Po pierwsze, dorosły musi dobrze odegrać rolę, na przykład pokazać swoje szczere zaskoczenie przedmiotem, na który chce przestawić dziecko.

Po drugie, trzeba jakoś zorganizować/zapewnić jakąś możliwość kontaktu dziecka z obiektem docelowym (jak go nazwiemy) tak, aby mogło go dotykać, trzymać lub obserwować. Konieczne jest, aby docelowy przedmiot dziecka został zabrany na jakiś czas, wystarczający, aby dziecko mogło zapomnieć o przedmiocie sporu.
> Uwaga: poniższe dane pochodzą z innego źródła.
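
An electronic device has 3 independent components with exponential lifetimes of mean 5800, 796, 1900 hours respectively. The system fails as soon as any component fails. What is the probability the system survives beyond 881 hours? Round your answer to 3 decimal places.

The first failure time is exponential with rate Σλ_i = 1/5800 + 1/796 + 1/1900 = 0.00195501 per hour.
P(min > 881) = e^(−0.00195501·881) = e^(−1.7224) ≈ 0.179.

0.179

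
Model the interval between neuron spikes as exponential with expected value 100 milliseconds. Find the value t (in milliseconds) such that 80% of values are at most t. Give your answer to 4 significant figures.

160.9

The rate is λ = 1/100 = 0.01 per millisecond.
Set 1 − e^(−λt) = 0.8, so t = −ln(0.2)/λ = 1.6094/0.01 ≈ 160.944 milliseconds.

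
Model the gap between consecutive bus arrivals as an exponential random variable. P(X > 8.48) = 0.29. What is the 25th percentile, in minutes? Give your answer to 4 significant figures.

1.971

e^(−λ·8.48) = 0.29 ⇒ λ = −ln(0.29)/8.48 = 0.145976.
25th percentile: 1 − e^(−λt) = 0.25, t = −ln(0.75)/λ = 1.97075 minutes.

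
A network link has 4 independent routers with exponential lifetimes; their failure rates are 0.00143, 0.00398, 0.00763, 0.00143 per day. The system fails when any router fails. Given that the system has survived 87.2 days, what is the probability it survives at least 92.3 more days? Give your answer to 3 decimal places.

0.263

Time to first failure ~ Exp(Σλ) with Σλ = 0.01447.
By memorylessness, P(T > 87.2+92.3 | T > 87.2) = P(T > 92.3) = e^(−0.01447·92.3) ≈ 0.263.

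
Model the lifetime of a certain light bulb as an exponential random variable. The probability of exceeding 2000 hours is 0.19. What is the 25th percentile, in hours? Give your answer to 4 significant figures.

e^(−λ·2000) = 0.19 ⇒ λ = −ln(0.19)/2000 = 0.000830366.
25th percentile: 1 − e^(−λt) = 0.25, t = −ln(0.75)/λ = 346.452 hours.

346.5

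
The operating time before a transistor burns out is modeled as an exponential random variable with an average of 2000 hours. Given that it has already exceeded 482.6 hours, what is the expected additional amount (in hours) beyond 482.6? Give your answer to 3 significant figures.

2000

The rate is λ = 1/2000 = 0.0005 per hour.
By memorylessness, the remaining amount past any threshold is again Exp(λ) with mean 1/λ = 2000 hours.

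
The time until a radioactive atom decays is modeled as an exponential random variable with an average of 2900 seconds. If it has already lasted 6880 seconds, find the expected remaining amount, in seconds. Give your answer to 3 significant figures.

2900

The rate is λ = 1/2900 = 0.000344828 per second.
By memorylessness, the remaining amount past any threshold is again Exp(λ) with mean 1/λ = 2900 seconds.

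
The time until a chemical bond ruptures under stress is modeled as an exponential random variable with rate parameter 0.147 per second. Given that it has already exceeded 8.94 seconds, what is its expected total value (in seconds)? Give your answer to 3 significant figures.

15.7

By memorylessness, E[X | X > 8.94] = 8.94 + 1/λ = 8.94 + 6.80272 = 15.7427 seconds.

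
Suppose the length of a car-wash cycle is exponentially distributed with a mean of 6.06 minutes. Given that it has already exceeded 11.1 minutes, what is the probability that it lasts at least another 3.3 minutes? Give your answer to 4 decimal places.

0.5801

The rate is λ = 1/6.06 = 0.165017 per minute.
P(X > s+t | X > s) = e^(−λ(s+t))/e^(−λs) = e^(−λt), independent of s = 11.1.
P(X > 3.3) = e^(−0.54455) ≈ 0.5801.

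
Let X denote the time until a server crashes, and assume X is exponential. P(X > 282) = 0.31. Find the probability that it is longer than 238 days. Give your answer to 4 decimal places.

0.3722

e^(−λ·282) = 0.31 ⇒ λ = −ln(0.31)/282 = 0.00415313.
P(X > 238) = e^(−0.00415313·238) = e^(−0.98845) ≈ 0.3722.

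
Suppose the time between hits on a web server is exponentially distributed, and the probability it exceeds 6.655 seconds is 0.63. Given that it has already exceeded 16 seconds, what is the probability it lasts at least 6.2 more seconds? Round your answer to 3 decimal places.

0.650

From e^(−λ·6.655) = 0.63, λ = −ln(0.63)/6.655 = 0.0694268.
Memoryless: P(X > 16+6.2 | X > 16) = P(X > 6.2) = e^(−0.0694268·6.2) ≈ 0.650.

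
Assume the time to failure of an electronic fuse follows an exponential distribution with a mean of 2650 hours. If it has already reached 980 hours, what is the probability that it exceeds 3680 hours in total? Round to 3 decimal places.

0.361

The rate is λ = 1/2650 = 0.000377358 per hour.
P(X > s+t | X > s) = e^(−λ(s+t))/e^(−λs) = e^(−λt), independent of s = 980.
P(X > 2700) = e^(−1.0189) ≈ 0.361.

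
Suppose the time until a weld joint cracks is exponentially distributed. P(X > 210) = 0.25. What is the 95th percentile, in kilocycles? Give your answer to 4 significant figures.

e^(−λ·210) = 0.25 ⇒ λ = −ln(0.25)/210 = 0.0066014.
95th percentile: 1 − e^(−λt) = 0.95, t = −ln(0.05)/λ = 453.802 kilocycles.

453.8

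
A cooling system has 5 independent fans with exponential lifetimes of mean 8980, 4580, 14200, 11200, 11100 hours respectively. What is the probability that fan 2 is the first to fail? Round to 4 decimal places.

Rates: λ_i = 1/mean_i → 0.000111359, 0.000218341, 0.0000704225, 0.0000892857, 0.0000900901; Σλ = 0.000579498.
P(fan 2 first) = λ_2/Σλ = 0.000218341/0.000579498 ≈ 0.3768.

0.3768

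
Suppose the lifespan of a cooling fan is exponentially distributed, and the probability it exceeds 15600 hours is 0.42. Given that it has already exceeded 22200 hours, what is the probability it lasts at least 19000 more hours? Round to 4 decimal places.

From e^(−λ·15600) = 0.42, λ = −ln(0.42)/15600 = 0.000055609.
Memoryless: P(X > 22200+19000 | X > 22200) = P(X > 19000) = e^(−0.000055609·19000) ≈ 0.3476.

0.3476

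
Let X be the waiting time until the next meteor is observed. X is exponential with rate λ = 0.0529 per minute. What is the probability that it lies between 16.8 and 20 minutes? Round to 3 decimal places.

P(16.8 < X < 20) = e^(−λ·16.8) − e^(−λ·20) = 0.41118 − 0.34715 ≈ 0.064.

0.064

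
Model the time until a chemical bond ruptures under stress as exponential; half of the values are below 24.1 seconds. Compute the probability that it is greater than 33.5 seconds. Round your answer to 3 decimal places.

For an exponential, median = ln(2)/λ, so λ = ln 2 / 24.1 = 0.0287613 per second.
P(X > 33.5) = e^(−λ·33.5) = e^(−0.9635) ≈ 0.382.

0.382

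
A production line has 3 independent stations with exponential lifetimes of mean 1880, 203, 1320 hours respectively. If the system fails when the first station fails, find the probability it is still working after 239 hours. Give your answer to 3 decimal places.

0.226

The first failure time is exponential with rate Σλ_i = 1/1880 + 1/203 + 1/1320 = 0.0062156 per hour.
P(min > 239) = e^(−0.0062156·239) = e^(−1.4855) ≈ 0.226.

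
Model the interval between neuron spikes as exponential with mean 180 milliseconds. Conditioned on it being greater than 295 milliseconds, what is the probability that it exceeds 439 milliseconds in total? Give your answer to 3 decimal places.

The rate is λ = 1/180 = 0.00555556 per millisecond.
By the memoryless property, P(X > 295+144 | X > 295) = P(X > 144).
P(X > 144) = e^(−0.8) ≈ 0.449.

0.449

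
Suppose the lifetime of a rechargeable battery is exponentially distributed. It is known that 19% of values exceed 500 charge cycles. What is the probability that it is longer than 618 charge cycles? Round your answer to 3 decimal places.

0.128

e^(−λ·500) = 0.19 ⇒ λ = −ln(0.19)/500 = 0.00332146.
P(X > 618) = e^(−0.00332146·618) = e^(−2.0527) ≈ 0.128.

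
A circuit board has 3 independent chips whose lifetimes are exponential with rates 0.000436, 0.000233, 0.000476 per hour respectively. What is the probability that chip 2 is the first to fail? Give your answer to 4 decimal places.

0.2035

The time to first failure is exponential with rate Σλ = 0.000436 + 0.000233 + 0.000476 = 0.001145.
P(chip 2 first) = λ_2/Σλ = 0.000233/0.001145 ≈ 0.2035.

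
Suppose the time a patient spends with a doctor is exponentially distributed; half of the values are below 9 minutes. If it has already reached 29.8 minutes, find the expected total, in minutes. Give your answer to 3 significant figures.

For an exponential, median = ln(2)/λ, so λ = ln 2 / 9 = 0.0770164 per minute.
By memorylessness, E[X | X > 29.8] = 29.8 + 1/λ = 29.8 + 12.9843 = 42.7843 minutes.

42.8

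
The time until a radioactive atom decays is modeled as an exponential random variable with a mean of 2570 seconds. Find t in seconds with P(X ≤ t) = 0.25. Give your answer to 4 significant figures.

739.3

The rate is λ = 1/2570 = 0.000389105 per second.
Set 1 − e^(−λt) = 0.25, so t = −ln(0.75)/λ = 0.28768/0.000389105 ≈ 739.343 seconds.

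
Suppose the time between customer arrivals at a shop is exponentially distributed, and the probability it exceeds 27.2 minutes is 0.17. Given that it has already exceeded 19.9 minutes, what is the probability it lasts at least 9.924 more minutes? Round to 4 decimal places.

0.5239

From e^(−λ·27.2) = 0.17, λ = −ln(0.17)/27.2 = 0.0651455.
Memoryless: P(X > 19.9+9.924 | X > 19.9) = P(X > 9.924) = e^(−0.0651455·9.924) ≈ 0.5239.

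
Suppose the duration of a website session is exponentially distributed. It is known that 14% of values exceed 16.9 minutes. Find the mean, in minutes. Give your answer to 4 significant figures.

8.596

e^(−λ·16.9) = 0.14 ⇒ λ = −ln(0.14)/16.9 = 0.116338.
Mean = 1/λ = 8.59564 minutes.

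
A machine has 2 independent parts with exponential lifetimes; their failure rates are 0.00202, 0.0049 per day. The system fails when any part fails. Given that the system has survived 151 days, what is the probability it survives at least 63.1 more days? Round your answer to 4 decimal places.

0.6462

Time to first failure ~ Exp(Σλ) with Σλ = 0.00692.
By memorylessness, P(T > 151+63.1 | T > 151) = P(T > 63.1) = e^(−0.00692·63.1) ≈ 0.6462.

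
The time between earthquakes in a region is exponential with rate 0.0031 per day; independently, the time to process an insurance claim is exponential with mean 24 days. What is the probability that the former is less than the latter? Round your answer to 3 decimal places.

λ_1 = 0.0031, λ_2 = 1/24 = 0.0416667.
For independent exponentials, P(the former < the latter) = λ_1/(λ_1+λ_2) = 0.0031/0.0447667 ≈ 0.069.

0.069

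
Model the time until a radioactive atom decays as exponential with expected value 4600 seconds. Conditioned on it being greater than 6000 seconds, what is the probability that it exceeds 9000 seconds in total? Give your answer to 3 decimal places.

0.521

The rate is λ = 1/4600 = 0.000217391 per second.
The exponential is memoryless, so the remaining time is again Exp(λ): the condition X > 6000 is irrelevant.
P(X > 3000) = e^(−0.65217) ≈ 0.521.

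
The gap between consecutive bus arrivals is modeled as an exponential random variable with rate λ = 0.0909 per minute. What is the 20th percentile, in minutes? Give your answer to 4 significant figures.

2.455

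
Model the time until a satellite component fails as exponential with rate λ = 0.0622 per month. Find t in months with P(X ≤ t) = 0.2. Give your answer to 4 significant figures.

3.588

Set 1 − e^(−λt) = 0.2, so t = −ln(0.8)/λ = 0.22314/0.0622 ≈ 3.58752 months.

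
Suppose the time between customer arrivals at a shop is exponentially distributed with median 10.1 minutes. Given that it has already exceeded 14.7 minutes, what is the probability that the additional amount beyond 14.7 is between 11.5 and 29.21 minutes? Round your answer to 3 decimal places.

For an exponential, median = ln(2)/λ, so λ = ln 2 / 10.1 = 0.0686284 per minute.
Memoryless: the residual past 14.7 is again Exp(λ).
P(11.5 < residual < 29.21) = e^(−λ·11.5) − e^(−λ·29.21) = 0.45420 − 0.13471 ≈ 0.319.

0.319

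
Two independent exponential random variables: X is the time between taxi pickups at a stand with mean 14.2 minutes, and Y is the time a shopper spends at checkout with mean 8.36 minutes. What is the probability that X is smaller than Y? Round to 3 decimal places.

λ_1 = 1/14.2 = 0.0704225, λ_2 = 1/8.36 = 0.119617.
For independent exponentials, P(X < Y) = λ_1/(λ_1+λ_2) = 0.0704225/0.19004 ≈ 0.371.

0.371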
Po trzecie, powtarzam, że obiekt docelowy nie powinien być trywialny, ale naprawdę interesujący dla dziecka. Metoda „Patrz, patrz, ptaszek odleciał… Oj, odleciał…” lub „Oj, patrz, samochód jedzie…” itp. nie będzie miało sensu, najprawdopodobniej dziecko będzie nadal płakać po krótkiej zmianie uwagi.

Czasami w tym przypadku trzeba uporządkować kilka takich „obrazów” - coś, ale to zadziała.
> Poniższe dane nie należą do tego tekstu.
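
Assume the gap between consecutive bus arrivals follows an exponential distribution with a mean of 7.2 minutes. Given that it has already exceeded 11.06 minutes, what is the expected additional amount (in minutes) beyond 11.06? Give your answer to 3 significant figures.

The rate is λ = 1/7.2 = 0.138889 per minute.
By memorylessness, the remaining amount past any threshold is again Exp(λ) with mean 1/λ = 7.2 minutes.

7.20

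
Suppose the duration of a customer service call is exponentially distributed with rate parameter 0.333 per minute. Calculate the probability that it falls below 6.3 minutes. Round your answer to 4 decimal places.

P(X ≤ 6.3) = 1 − e^(−λ·6.3) = 1 − e^(−2.0979) ≈ 0.8773.

0.8773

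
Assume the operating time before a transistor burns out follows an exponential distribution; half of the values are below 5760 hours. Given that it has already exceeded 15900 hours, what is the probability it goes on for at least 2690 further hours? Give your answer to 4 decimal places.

0.7235

For an exponential, median = ln(2)/λ, so λ = ln 2 / 5760 = 0.000120338 per hour.
By the memoryless property, P(X > 15900+2690 | X > 15900) = P(X > 2690).
P(X > 2690) = e^(−0.32371) ≈ 0.7235.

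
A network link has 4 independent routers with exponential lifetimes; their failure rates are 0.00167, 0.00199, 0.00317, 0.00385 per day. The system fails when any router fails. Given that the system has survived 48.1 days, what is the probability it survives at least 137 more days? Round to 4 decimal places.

Time to first failure ~ Exp(Σλ) with Σλ = 0.01068.
By memorylessness, P(T > 48.1+137 | T > 48.1) = P(T > 137) = e^(−0.01068·137) ≈ 0.2315.

0.2315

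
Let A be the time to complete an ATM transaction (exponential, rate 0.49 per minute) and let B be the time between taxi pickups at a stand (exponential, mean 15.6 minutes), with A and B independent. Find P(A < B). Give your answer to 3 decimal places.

0.884

λ_1 = 0.49, λ_2 = 1/15.6 = 0.0641026.
For independent exponentials, P(A < B) = λ_1/(λ_1+λ_2) = 0.49/0.554103 ≈ 0.884.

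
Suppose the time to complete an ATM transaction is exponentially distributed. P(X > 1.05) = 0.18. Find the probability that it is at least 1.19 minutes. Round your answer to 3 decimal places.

e^(−λ·1.05) = 0.18 ⇒ λ = −ln(0.18)/1.05 = 1.63314.
P(X > 1.19) = e^(−1.63314·1.19) = e^(−1.9434) ≈ 0.143.

0.143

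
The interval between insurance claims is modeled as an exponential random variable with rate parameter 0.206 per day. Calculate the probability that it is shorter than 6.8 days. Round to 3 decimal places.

P(X ≤ 6.8) = 1 − e^(−λ·6.8) = 1 − e^(−1.4008) ≈ 0.754.

0.754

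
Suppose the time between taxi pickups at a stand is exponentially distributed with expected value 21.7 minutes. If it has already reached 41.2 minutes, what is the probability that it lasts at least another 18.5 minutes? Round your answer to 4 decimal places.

The rate is λ = 1/21.7 = 0.0460829 per minute.
P(X > s+t | X > s) = e^(−λ(s+t))/e^(−λs) = e^(−λt), independent of s = 41.2.
P(X > 18.5) = e^(−0.85253) ≈ 0.4263.

0.4263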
Po czwarte, im starsze jest dziecko, tym lepiej zaczyna odróżniać otwartość, szczerość, rozsądną celowość od naszych najprostszych manipulacji - i nie jest już na nich „prowadzony”. W takim przypadku musisz zastosować inne metody, na przykład: „Kocham cię” (ta technika jest uniwersalna), „Wybór”, „Przetargi”, „Racjonalizacja”, praca z dzieckiem coraz bardziej jak z dorosłym. O tym io rozwoju dzieci porozmawiamy w kolejnych numerach.
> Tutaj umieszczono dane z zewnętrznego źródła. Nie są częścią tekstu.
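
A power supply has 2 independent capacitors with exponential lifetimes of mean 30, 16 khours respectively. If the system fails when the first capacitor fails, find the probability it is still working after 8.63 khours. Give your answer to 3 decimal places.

The first failure time is exponential with rate Σλ_i = 1/30 + 1/16 = 0.0958333 per khour.
P(min > 8.63) = e^(−0.0958333·8.63) = e^(−0.82704) ≈ 0.437.

0.437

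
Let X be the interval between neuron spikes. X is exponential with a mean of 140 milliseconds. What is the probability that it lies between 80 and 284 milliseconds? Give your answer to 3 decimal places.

0.433

The rate is λ = 1/140 = 0.00714286 per millisecond.
P(80 < X < 284) = e^(−λ·80) − e^(−λ·284) = 0.56472 − 0.13152 ≈ 0.433.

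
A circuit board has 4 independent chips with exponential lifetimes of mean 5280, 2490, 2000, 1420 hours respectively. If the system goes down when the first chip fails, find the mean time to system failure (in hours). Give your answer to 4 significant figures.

557.0

The first failure time is exponential with rate Σλ_i = 1/5280 + 1/2490 + 1/2000 + 1/1420 = 0.00179523 per hour.
E[min] = 1/Σλ = 1/0.00179523 = 557.033 hours.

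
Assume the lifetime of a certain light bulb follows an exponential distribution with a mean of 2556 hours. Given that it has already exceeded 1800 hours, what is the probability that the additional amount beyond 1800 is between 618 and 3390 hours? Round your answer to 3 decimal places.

0.520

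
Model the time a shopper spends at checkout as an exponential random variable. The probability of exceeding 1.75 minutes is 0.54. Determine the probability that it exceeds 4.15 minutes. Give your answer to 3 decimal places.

0.232

e^(−λ·1.75) = 0.54 ⇒ λ = −ln(0.54)/1.75 = 0.352106.
P(X > 4.15) = e^(−0.352106·4.15) = e^(−1.4612) ≈ 0.232.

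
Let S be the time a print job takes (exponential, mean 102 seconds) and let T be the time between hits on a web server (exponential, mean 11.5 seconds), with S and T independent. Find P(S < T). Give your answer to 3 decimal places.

λ_1 = 1/102 = 0.00980392, λ_2 = 1/11.5 = 0.0869565.
For independent exponentials, P(S < T) = λ_1/(λ_1+λ_2) = 0.00980392/0.0967604 ≈ 0.101.

0.101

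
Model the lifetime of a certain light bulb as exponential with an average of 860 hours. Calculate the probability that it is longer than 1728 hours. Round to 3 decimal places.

0.134

The rate is λ = 1/860 = 0.00116279 per hour.
P(X > 1728) = e^(−λ·1728) = e^(−2.0093) ≈ 0.134.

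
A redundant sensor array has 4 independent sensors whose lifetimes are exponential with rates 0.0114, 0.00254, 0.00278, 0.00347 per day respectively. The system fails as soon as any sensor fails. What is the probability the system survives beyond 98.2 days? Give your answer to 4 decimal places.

The time to first failure is exponential with rate Σλ = 0.0114 + 0.00254 + 0.00278 + 0.00347 = 0.02019.
P(min > 98.2) = e^(−0.02019·98.2) = e^(−1.9827) ≈ 0.1377.

0.1377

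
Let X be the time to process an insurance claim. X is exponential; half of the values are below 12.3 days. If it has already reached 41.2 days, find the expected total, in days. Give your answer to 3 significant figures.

For an exponential, median = ln(2)/λ, so λ = ln 2 / 12.3 = 0.0563534 per day.
By memorylessness, E[X | X > 41.2] = 41.2 + 1/λ = 41.2 + 17.7451 = 58.9451 days.

58.9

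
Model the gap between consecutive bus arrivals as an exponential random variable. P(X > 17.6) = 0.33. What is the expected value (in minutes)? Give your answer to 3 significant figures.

e^(−λ·17.6) = 0.33 ⇒ λ = −ln(0.33)/17.6 = 0.0629922.
Mean = 1/λ = 15.875 minutes.

15.9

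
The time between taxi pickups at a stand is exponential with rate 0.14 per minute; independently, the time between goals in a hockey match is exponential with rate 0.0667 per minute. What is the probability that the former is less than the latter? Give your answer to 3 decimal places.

λ_1 = 0.14, λ_2 = 0.0667.
For independent exponentials, P(the former < the latter) = λ_1/(λ_1+λ_2) = 0.14/0.2067 ≈ 0.677.

0.677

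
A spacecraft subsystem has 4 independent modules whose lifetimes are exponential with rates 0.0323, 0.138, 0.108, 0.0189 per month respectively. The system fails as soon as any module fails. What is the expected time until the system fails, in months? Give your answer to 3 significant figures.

3.36

The time to first failure is exponential with rate Σλ = 0.0323 + 0.138 + 0.108 + 0.0189 = 0.2972.
E[min] = 1/Σλ = 1/0.2972 = 3.36474 months.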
„Przydatne są też zajęcia plastyczne i najbardziej prozaiczne rzemiosło, bo nic tak nie rozbudza uśpionych zdolności, jak możliwość bezpośredniej, osobistej identyfikacji. Śpiew chóralny, tańce ludowe i wszelkie zajęcia wymagające wspólnego rytmu są dobre. Ale szczególnie dzieci należy zachęcać do wyrażania opinii na temat wszystkiego, co przeczytały, słyszeli i widzieli, takie dyskusje będą stanowić podstawę do myślenia. Niezbędne jest również wprowadzenie ekscytujących zajęć i gier, które wymagają szczególnej uwagi. W końcu pamięć to przede wszystkim uważność. W starszych grupach można by wprowadzić pisanie pamiętników tak, aby odnotowywały całe dobro, które zostało zrobione w ciągu dnia, i wszystkie popełnione błędy. Jednocześnie, rozpoczynając nowy dzień, należy postanowić, aby przez cały dzień nie dopuszczać do określonego działania, na przykład - irytacji, chamstwa lub kłamstwa, lub przeciwnie, okazywać szczególną uważność, grzeczność i troskę o innych, itp. Prowadzenie takiego pamiętnika w celu introspekcji bardzo pomoże w wykorzenieniu niechcianych nawyków i ustanowieniu nowych, użytecznych. Na cechy składają się nawyki. Nie zapominajmy o przydatnych wycieczkach, aby zapoznać dzieci z różnymi dziedzinami pracy, nauki i sztuki. Niezbędne jest wychowanie dzieci do kochania przyrody we wszystkich jej przejawach. W związku z tym przy zbieraniu zbiorów botanicznych, entomologicznych i mineralogicznych przydatne są wszelkiego rodzaju pikniki i spacery. Generalnie gromadzenie wszelkiego rodzaju zbiorów bardzo sprzyja zdobywaniu przydatnej wiedzy…”. (Helena I. Roerich, 19.04.38.).